Misc #20407
closedQuestion about applying encoding modifier to an interpolated Regexp
Description
I am wondering how Regexp encoding modifiers (u, s, e, n) interfere in encoding negotiation of parts/fragments in an interpolated Regexp literal.
Examples #1
# encoding: us-ascii
# Unicode: Ф - U+0424
# windows-1251: Ф - 0xD4
# without encoding modifier
puts /a #{ "\xd4".force_encoding("windows-1251") } c/.encoding # Windows-1251
puts /a #{ "b".encode("windows-1251") } c/.encoding # US-ASCII
puts /a #{ "\u0424".force_encoding("UTF-8") } c/.encoding # UTF-8
puts /a #{ "\xc2\xa1".b } c/.encoding # ASCII-8BIT
# with encoding modifier
puts /a #{ "\xd4".force_encoding("windows-1251") } c/e.encoding # Windows-1251
puts /a #{ "b".encode("windows-1251") } c/e.encoding # EUC-JP
puts /a #{ "\u0424".force_encoding("UTF-8") } c/e.encoding # UTF-8
puts /a #{ "\xc2\xa1".b } c/e.encoding # ASCII-8BIT
# string interpolation
puts "a #{ "\xd4".force_encoding("windows-1251") } c".encoding # Windows-1251
puts "a #{ "b".encode("windows-1251") } c".encoding # Windows-1251
puts "a #{ "\u0424".force_encoding("UTF-8") } c".encoding # UTF-8
puts "a #{ "\xc2\xa1".b } c".encoding # ASCII-8BIT
Example #2
# encoding: utf-8
# windows-1251: Ф - 0xD4
# unicode: Ф - U+0424
# without encoding modifier
puts /a #{ "\xd4".force_encoding("windows-1251") } c/.encoding # Windows-1251
puts /a #{ "b".encode("windows-1251") } c/.encoding # US-ASCII
puts /a #{ "\u0424".force_encoding("UTF-8") } c/.encoding # UTF-8
puts /a #{ "\xc2\xa1".b } c/.encoding # ASCII-8BIT
# with encoding modifier
puts /a #{ "\xd4".force_encoding("windows-1251") } c/e.encoding # Windows-1251
puts /a #{ "b".encode("windows-1251") } c/e.encoding # EUC-JP
puts /a #{ "\u0424".force_encoding("UTF-8") } c/e.encoding # UTF-8
puts /a #{ "\xc2\xa1".b } c/e.encoding # ASCII-8BIT
# string interpolation
puts "a #{ "\xd4".force_encoding("windows-1251") } c".encoding # Windows-1251
puts "a #{ "b".encode("windows-1251") } c".encoding # UTF-8
puts "a #{ "\u0424".force_encoding("UTF-8") } c".encoding # UTF-8
puts "a #{ "\xc2\xa1".b } c".encoding # ASCII-8BIT
In the examples above the e modifier changes Regexp's encoding only in one case when Regexp's encoding would be US-ASCII without the modifier:
# encoding: us-ascii
puts /a #{ "b".encode("windows-1251") } c/.encoding # US-ASCII
puts /a #{ "b".encode("windows-1251") } c/e.encoding # EUC-JP
# encoding: utf-8
puts /a #{ "b".encode("windows-1251") } c/.encoding # US-ASCII
puts /a #{ "b".encode("windows-1251") } c/e.encoding # EUC-JP
And the e modifier doesn't change Regexp's final encoding in all the other cases either Regexp's encoding without modifier is a file source encoding or ASCII-8BIT.

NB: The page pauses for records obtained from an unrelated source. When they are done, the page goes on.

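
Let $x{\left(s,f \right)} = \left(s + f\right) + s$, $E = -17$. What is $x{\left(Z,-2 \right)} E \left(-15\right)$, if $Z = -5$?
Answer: $-3060$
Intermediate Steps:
$x{\left(s,f \right)} = f + 2 s$ ($x{\left(s,f \right)} = \left(f + s\right) + s = f + 2 s$)
$x{\left(Z,-2 \right)} E \left(-15\right) = \left(-2 + 2 \left(-5\right)\right) \left(-17\right) \left(-15\right) = \left(-2 - 10\right) \left(-17\right) \left(-15\right) = \left(-12\right) \left(-17\right) \left(-15\right) = 204 \left(-15\right) = -3060$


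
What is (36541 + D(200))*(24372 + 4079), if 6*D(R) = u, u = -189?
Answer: 2077463569/2 ≈ 1.0387e+9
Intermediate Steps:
D(R) = -63/2 (D(R) = (⅙)*(-189) = -63/2)
(36541 + D(200))*(24372 + 4079) = (36541 - 63/2)*(24372 + 4079) = (73019/2)*28451 = 2077463569/2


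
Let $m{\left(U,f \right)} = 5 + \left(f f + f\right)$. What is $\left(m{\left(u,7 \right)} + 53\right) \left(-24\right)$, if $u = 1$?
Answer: $-2736$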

Looking at the following example:
# encoding: us-ascii
# without modifier
p /\xc2\xa1 #{ "a" }\xc2\xa1/.encoding # ASCII-8BIT
p /a #{ "\xc2\xa1".force_encoding("EUC-JP") } b/.encoding # EUC-JP
p /a #{ "\xc2\xa1".b } b/.encoding # ASCII-8BIT
# with modifier
p /\xc2\xa1 #{ "a" }\xc2\xa1/e.encoding # EUC-JP
p /a #{ "\xc2\xa1".force_encoding("EUC-JP") } b/e.encoding # EUC-JP
p /a #{ "\xc2\xa1".b } b/e.encoding # ASCII-8BIT
we can notice that the e modifier changes ASCII-8BIT to EUC-JP in the first case (/\xc2\xa1 #{ "a" }\xc2\xa1/) but doesn't in the third one (/a #{ "\xc2\xa1".b } b/). So I assume that the e modifier could be applied to the Regexp fragments (\xc2\xa1 and \xc2\xa1) before encoding negotiation and not to the whole result after negotiation.
Could you please clarify how it works?